サステナブルな年金制度の構築には、年金資産運用の規制緩和が必要

2013年10月31日

金融調査部 研究員 矢作 大祐

サマリー

◆高齢化が進むアジアの中でも、人口規模や急速に進展する高齢化を背景に、中国の年金制度・資産が注目されよう。本稿では中国の年金制度・資産の現状・課題を分析し、今後の可能性について論じる。


◆中国の年金制度は公的年金が中核に据えられている。具体的には、都市部の就業者が加入する城鎮企業職工基本養老保険(都市就業者年金)が代表的な年金制度であるが、近年は都市住民年金や新型農村年金が創設され、これまで年金制度の枠組み外にいた人々も社会保障制度に組み込まれつつある。
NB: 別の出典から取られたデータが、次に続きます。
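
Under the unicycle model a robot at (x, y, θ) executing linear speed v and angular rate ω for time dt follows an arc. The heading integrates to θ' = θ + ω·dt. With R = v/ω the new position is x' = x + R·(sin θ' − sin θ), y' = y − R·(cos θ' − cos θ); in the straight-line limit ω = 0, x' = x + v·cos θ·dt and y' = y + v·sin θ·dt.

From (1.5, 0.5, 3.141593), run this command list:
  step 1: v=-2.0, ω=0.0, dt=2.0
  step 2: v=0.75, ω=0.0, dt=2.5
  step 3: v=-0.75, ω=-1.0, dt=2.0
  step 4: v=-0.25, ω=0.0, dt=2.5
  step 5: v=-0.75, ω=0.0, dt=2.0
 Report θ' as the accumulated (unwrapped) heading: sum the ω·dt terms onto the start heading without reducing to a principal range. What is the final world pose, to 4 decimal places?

(3.4227, -2.4944, 1.1416)

step 1: θ'=3.1416 (straight) → pose (5.5000, 0.5000, 3.1416)
step 2: θ'=3.1416 (straight) → pose (3.6250, 0.5000, 3.1416)
step 3: θ'=1.1416 (R=0.7500) → pose (4.3070, -0.5621, 1.1416)
step 4: θ'=1.1416 (straight) → pose (4.0469, -1.1304, 1.1416)
step 5: θ'=1.1416 (straight) → pose (3.4227, -2.4944, 1.1416)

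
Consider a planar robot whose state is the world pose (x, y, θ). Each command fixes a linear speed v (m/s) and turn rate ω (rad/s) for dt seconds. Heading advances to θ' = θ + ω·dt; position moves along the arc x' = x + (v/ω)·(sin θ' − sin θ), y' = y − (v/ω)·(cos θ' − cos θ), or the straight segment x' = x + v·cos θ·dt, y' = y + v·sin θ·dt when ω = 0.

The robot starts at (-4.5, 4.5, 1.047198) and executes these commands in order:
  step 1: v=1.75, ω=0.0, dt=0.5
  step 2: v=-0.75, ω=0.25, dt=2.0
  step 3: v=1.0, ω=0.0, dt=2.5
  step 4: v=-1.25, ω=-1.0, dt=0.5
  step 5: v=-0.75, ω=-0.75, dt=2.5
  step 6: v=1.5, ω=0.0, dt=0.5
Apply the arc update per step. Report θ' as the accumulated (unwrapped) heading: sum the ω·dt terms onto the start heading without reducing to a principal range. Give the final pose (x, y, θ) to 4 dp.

step 1: θ'=1.0472 (straight) → pose (-4.0625, 5.2578, 1.0472)
step 2: θ'=1.5472 (R=-3.0000) → pose (-4.4636, 3.8286, 1.5472)
step 3: θ'=1.5472 (straight) → pose (-4.4046, 6.3279, 1.5472)
step 4: θ'=1.0472 (R=1.2500) → pose (-4.5717, 5.7324, 1.0472)
step 5: θ'=-0.8278 (R=1.0000) → pose (-6.1742, 5.5559, -0.8278)
step 6: θ'=-0.8278 (straight) → pose (-5.6668, 5.0035, -0.8278)

(-5.6668, 5.0035, -0.8278)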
◆ただし、中国の年金制度には課題も存在する。例えば、都市就業者年金は地域ごとに年金資産の管理を行っているが、地域によっては年金収支が赤字化しており、政府による補填に依存している。今後は年金資産管理の全国統合といった改革が必要となろう。


◆また、年金財源も不足している。現在も政府は赤字補填等を行っているが、「空口座」問題や、都市住民年金や新型農村年金の給付額引き上げといった財政負担のさらなる増加が懸念されている。政府拠出に依存しない年金制度の整備が急務となろう。


◆中でも、都市就業者年金の自立化は、財政負担を減らすための短期的な課題と言える。年金資産管理の全国統合に加え、現在規制下にある年金資産の運用を徐々に自由化することによって、将来の年金収支の悪化を防ぐための原資を準備することも重要であろう。また、公的年金を補助するために、企業年金の発展・利用拡大を促す制度設計も望まれる。現在、格差是正や資産運用に関する年金制度改革が政府内で議論されている。年金制度の今後の改革動向が注目されよう。